This week we continue on the trek to locate the source of failing MySQL connections and uncover a solution.
As you may recall from last week, we were starting to troubleshoot is strange problem with failing or dropped connections between our Sphinx servers and MySQL slaves. We were in the midst of suspecting the network and pick up the story there.
At this point I should note that we weren’t really running any production services at this new data center. This was all part of the process of getting it ready to do so. It wasn’t that unreasonable to think that something might be misconfigured. And, again, even though it tested well, we were also essentially on a new hardware platform and a new operating system release.
We tried moving servers around on the network: move one MySQL box and one Sphinx box from this set of ports to that set of ports to see if it’s a bad linecard in our switch. No dice. The problem was still there. We measured network performance between the hosts and things seemed okay there too.
It turned out that the TCP send queue on the masters (the sending side) would fill, apparently causing other network operations to stall until it could drain a bit. It’s as if the slaves were asking for so much data that it effectively saturated the master’s network and brought down other network connections with it.
But this made little sense, since the same method worked well in production in our live data center. We used
tcpdump to capture network traffic in an attempt to look for clues. The data looked normal, though the throughput seemed very uneven.
Maybe network flow control issues? Nope. Ruled that out too.

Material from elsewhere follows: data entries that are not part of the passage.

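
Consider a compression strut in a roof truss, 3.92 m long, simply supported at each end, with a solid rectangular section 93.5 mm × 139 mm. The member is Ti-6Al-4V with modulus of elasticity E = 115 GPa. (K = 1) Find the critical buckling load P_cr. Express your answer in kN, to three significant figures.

Buckling occurs about the weak axis: I_min = h·b³/12 with b = 93.5 mm (the shorter side).
I_min = 139×93.5³/12 = 9.468×10^6 mm⁴
I = 9.468×10^6 mm⁴ = 9.468×10^-6 m⁴
Effective length L_e = K·L = 1 × 3.92 = 3.920 m
P_cr = π²EI / L_e² = π² × 115×10⁹ × 9.468×10^-6 / 3.920² = 6.993×10^5 N

P_cr ≈ 699 kN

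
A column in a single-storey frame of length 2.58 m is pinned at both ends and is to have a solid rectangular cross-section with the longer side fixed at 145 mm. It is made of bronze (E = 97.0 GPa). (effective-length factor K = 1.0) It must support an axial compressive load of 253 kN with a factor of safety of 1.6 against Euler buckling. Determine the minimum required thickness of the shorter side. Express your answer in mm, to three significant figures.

b ≈ 61.5 mm

Required P_cr = n·P = 1.6 × 253 = 404.8 kN
L_e = K·L = 1 × 2.58 = 2.580 m
Required I = P_cr·L_e²/(π²E) = 4.048×10^5 × 2.580² / (π² × 9.70×10^10) = 2.815×10^-6 m⁴
I_req = 2.815×10^6 mm⁴
Rectangle, weak axis: I_min = h·b³/12 with h = 145 mm fixed  ⇒  b = (12I/h)^(1/3) = 61.5 mm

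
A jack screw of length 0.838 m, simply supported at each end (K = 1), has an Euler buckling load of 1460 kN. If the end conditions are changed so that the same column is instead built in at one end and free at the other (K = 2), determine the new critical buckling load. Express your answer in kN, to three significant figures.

P_cr ∝ 1/K², so P_cr,new = P_cr,old × (K_old/K_new)² = 1460 × (1/2)²
= 1460 × 0.2500 = 365 kN

P_cr ≈ 365 kN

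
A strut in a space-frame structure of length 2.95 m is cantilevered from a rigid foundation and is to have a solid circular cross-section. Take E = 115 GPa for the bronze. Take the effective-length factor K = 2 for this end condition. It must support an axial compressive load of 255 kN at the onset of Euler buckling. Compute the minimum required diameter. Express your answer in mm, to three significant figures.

d ≈ 112 mm

L_e = K·L = 2 × 2.95 = 5.900 m
Required I = P_cr·L_e²/(π²E) = 2.550×10^5 × 5.900² / (π² × 1.15×10^11) = 7.821×10^-6 m⁴
I_req = 7.821×10^6 mm⁴
Solid circle: I = πd⁴/64  ⇒  d = (64I/π)^(1/4) = (64×7.821×10^6/π)^(1/4) = 112 mm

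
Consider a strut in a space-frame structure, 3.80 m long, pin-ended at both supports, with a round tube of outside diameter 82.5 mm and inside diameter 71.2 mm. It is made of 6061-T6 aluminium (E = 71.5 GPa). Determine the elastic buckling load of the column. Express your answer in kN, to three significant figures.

d_o = 82.5 mm, d_i = 71.2 mm
I = π(d_o⁴ − d_i⁴)/64 = π(82.5⁴ − 71.20⁴)/64 = 1.012×10^6 mm⁴
I = 1.012×10^6 mm⁴ = 1.012×10^-6 m⁴
Effective length L_e = K·L = 1 × 3.80 = 3.800 m
P_cr = π²EI / L_e² = π² × 71.5×10⁹ × 1.012×10^-6 / 3.800² = 4.948×10^4 N

P_cr ≈ 49.5 kN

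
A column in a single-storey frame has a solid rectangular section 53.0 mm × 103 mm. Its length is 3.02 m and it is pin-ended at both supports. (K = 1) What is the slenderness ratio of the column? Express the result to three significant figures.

λ ≈ 197

Buckling occurs about the weak axis: I_min = h·b³/12 with b = 53.0 mm (the shorter side).
I_min = 103×53.0³/12 = 1.278×10^6 mm⁴
A = 5.459×10^3 mm²;  r_min = √(I/A) = √(1.278×10^6/5.459×10^3) = 15.30 mm
L_e = K·L = 1 × 3.02 m = 3.020 m = 3020.0 mm
λ = L_e / r_min = 3020.0 / 15.30 = 197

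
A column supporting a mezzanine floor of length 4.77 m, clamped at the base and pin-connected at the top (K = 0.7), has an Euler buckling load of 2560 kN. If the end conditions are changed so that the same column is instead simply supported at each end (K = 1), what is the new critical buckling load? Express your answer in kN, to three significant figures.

P_cr ∝ 1/K², so P_cr,new = P_cr,old × (K_old/K_new)² = 2560 × (0.7/1)²
= 2560 × 0.4900 = 1250 kN

P_cr ≈ 1250 kN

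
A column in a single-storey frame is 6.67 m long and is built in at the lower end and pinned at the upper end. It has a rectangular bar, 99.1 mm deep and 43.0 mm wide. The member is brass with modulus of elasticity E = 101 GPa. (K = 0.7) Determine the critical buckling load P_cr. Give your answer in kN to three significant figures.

P_cr ≈ 30.0 kN

Buckling occurs about the weak axis: I_min = h·b³/12 with b = 43.0 mm (the shorter side).
I_min = 99.1×43.0³/12 = 6.566×10^5 mm⁴
I = 6.566×10^5 mm⁴ = 6.566×10^-7 m⁴
Effective length L_e = K·L = 0.7 × 6.67 = 4.669 m
P_cr = π²EI / L_e² = π² × 101×10⁹ × 6.566×10^-7 / 4.669² = 3.002×10^4 N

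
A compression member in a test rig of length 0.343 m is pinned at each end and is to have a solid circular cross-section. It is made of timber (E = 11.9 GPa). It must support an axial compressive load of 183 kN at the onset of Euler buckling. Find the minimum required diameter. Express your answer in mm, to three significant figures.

d ≈ 44.0 mm

L_e = K·L = 1 × 0.343 = 0.3430 m
Required I = P_cr·L_e²/(π²E) = 1.830×10^5 × 0.3430² / (π² × 1.19×10^10) = 1.833×10^-7 m⁴
I_req = 1.833×10^5 mm⁴
Solid circle: I = πd⁴/64  ⇒  d = (64I/π)^(1/4) = (64×1.833×10^5/π)^(1/4) = 44.0 mm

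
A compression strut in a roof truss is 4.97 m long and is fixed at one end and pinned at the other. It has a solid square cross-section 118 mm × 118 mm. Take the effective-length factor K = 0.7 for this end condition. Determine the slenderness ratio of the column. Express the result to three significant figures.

λ ≈ 102

For a square r = a/√12 = 118/√12 = 34.06 mm
L_e = K·L = 0.7 × 4.97 m = 3.479 m = 3479.0 mm
λ = L_e / r_min = 3479.0 / 34.06 = 102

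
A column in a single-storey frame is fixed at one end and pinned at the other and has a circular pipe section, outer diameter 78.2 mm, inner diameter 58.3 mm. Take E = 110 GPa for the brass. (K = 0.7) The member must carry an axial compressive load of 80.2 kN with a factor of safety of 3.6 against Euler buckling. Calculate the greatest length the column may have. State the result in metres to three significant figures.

d_o = 78.2 mm, d_i = 58.3 mm
I = π(d_o⁴ − d_i⁴)/64 = π(78.2⁴ − 58.30⁴)/64 = 1.269×10^6 mm⁴
I = 1.269×10^-6 m⁴
Required critical load P_cr = n·P = 3.6 × 80.2 = 288.7 kN = 2.887×10^5 N
From P_cr = π²EI/(K·L)²:  L = (1/K)·√(π²EI/P_cr) = (1/0.7)·√(π²×1.10×10^11×1.269×10^-6/2.887×10^5)
L = 3.12 m

L_max ≈ 3.12 m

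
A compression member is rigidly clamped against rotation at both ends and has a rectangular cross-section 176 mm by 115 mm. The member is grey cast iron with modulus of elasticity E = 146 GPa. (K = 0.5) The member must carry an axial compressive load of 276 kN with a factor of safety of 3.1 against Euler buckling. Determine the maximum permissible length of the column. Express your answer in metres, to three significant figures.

Buckling occurs about the weak axis: I_min = h·b³/12 with b = 115 mm (the shorter side).
I_min = 176×115³/12 = 2.231×10^7 mm⁴
I = 2.231×10^-5 m⁴
Required critical load P_cr = n·P = 3.1 × 276 = 855.6 kN = 8.556×10^5 N
From P_cr = π²EI/(K·L)²:  L = (1/K)·√(π²EI/P_cr) = (1/0.5)·√(π²×1.46×10^11×2.231×10^-5/8.556×10^5)
L = 12.3 m

L_max ≈ 12.3 m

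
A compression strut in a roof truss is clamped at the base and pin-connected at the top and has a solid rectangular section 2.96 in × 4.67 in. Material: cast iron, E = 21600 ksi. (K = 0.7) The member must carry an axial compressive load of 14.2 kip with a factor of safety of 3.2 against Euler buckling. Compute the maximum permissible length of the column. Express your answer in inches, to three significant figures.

Buckling occurs about the weak axis: I_min = h·b³/12 with b = 2.96 in (the shorter side).
I_min = 4.67×2.96³/12 = 10.09 in⁴
Required critical load P_cr = n·P = 3.2 × 14.2 = 45.44 kip = 4.544×10^4 lb
From P_cr = π²EI/(K·L)²:  L = (1/K)·√(π²EI/P_cr) = (1/0.7)·√(π²×2.16×10^7×10.09/4.544×10^4)
L = 311 in

L_max ≈ 311 in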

Eventually we realized that there were actually two factors involved. The errors were only occurring when the Sphinx masters tried to connect to MySQL while one or more of the Sphinx slaves was cloning the last set of indexes via rsync. Ah ha! Intensive disk activity and network activity together were required to trigger the problem!
After quite a bit more debugging and testing, we noticed counters being increased at the OS level. And one of our systems administrators found that he could trivially reproduce the problem without firing up all the Sphinx apparatus. Just simple over-the-network file copy between two of the hosts was enough see the ping times jump and all the symptoms we were so familiar with.
At this point we spent some time focusing on the disks. They were slower, at 5400 RPM vs. the 7200 RPM in most of our servers. When we setup the new data center, I specifically requested the higher capacity disks because I needed the space more than speed. In fact, most of the time the complete data set fits in RAM anyway. It was a compromise we had to make given the limited disk options available for our blades. Our indexes are generally in the 20-24GB range anyway and the servers have 32GB installed. But maybe it’s possible that the disks were just slow enough to cause problems?
We did some calculations and followed that line of reasoning for a while before checking the memory stats again and realizing that there was really nothing else substantial running on the machines. In fact, there was no good reason reason that the data shouldn’t fit completely in memory and then be flushed to disk as the OS gets around to it.
The Real Culprit
At this point we were really puzzled and began to cast a wider net. We started trolling through the various log files in
/var/log hoping to see something out of the ordinary jump out. It was in that process that someone made an alarming discovery: it appeared that the disk controller and the network interface were sharing an interrupt.
Oh, no! That makes complete sense. We were only seeing problems when both the network and disk were heavily used. It was conceivable that if the system had to figure out who triggered an interrupt every time there was a network or disk interrupt, it could get behind the curve under load. And that’s just what seemed to be happening.
But why? What would cause the disk and network to end up on the same IRQ in the first place?
We remotely rebooted one of the Sphinx servers and poked around in the BIOS. Everything looked normal there. But as the kernel booted we found that both devices ended up on a shared interrupt again. Glancing at the boot-time options that Grub was passing to the kernel revealed that we were setting the
Well that makes sense. We were telling the kernel not to use any of the “high interrupts” available in modern architectures, instead reverting to the old IRQ options available in the land of ISA cards and 386 processors.
So we rebooted a slave without the noapic option and, sure enough, found that the network and disk ended up on different interrupts. Our network and disk tests then showed far more level throughput.
A few days later, we changed the boot-time options on all the blades in our new data center to avoid the pitfalls of noapic.
I’m not sure why we were ever passing the noapic option to our kernels at boot time. But it clearly had worked fine on our previous hardware platform running OpenSUSE 10.2. A bit of Google searching reveals a few interesting links, however: Why do so many machines need “noapic”? and What do the noapic/nolapic kernel arguments do?. Both lead to interesting discussions that may leave you believing that noapic is just one of those “safe defaults” that usually doesn’t cause problems–until it does.
What I am sure about is how important it is to have good monitoring in place. Without some mildly aggressive monitoring in place it’s very likely that the problem could have gone undetected for quite some time. We generate a lot of log files. Someone (probably me) would have needed to notice the error and notice that it was occurring with some regularity. And if that happened after the new data center was live, debugging could have been far more frustrating.
But most importantly, this whole exercise has reinforced how important it is to have a good team of people who can work together to understand how all the pieces (software/applications, operating system, hardware, and network) work together. Without all the right people involved, a problem like this can go unsolved for weeks or even months.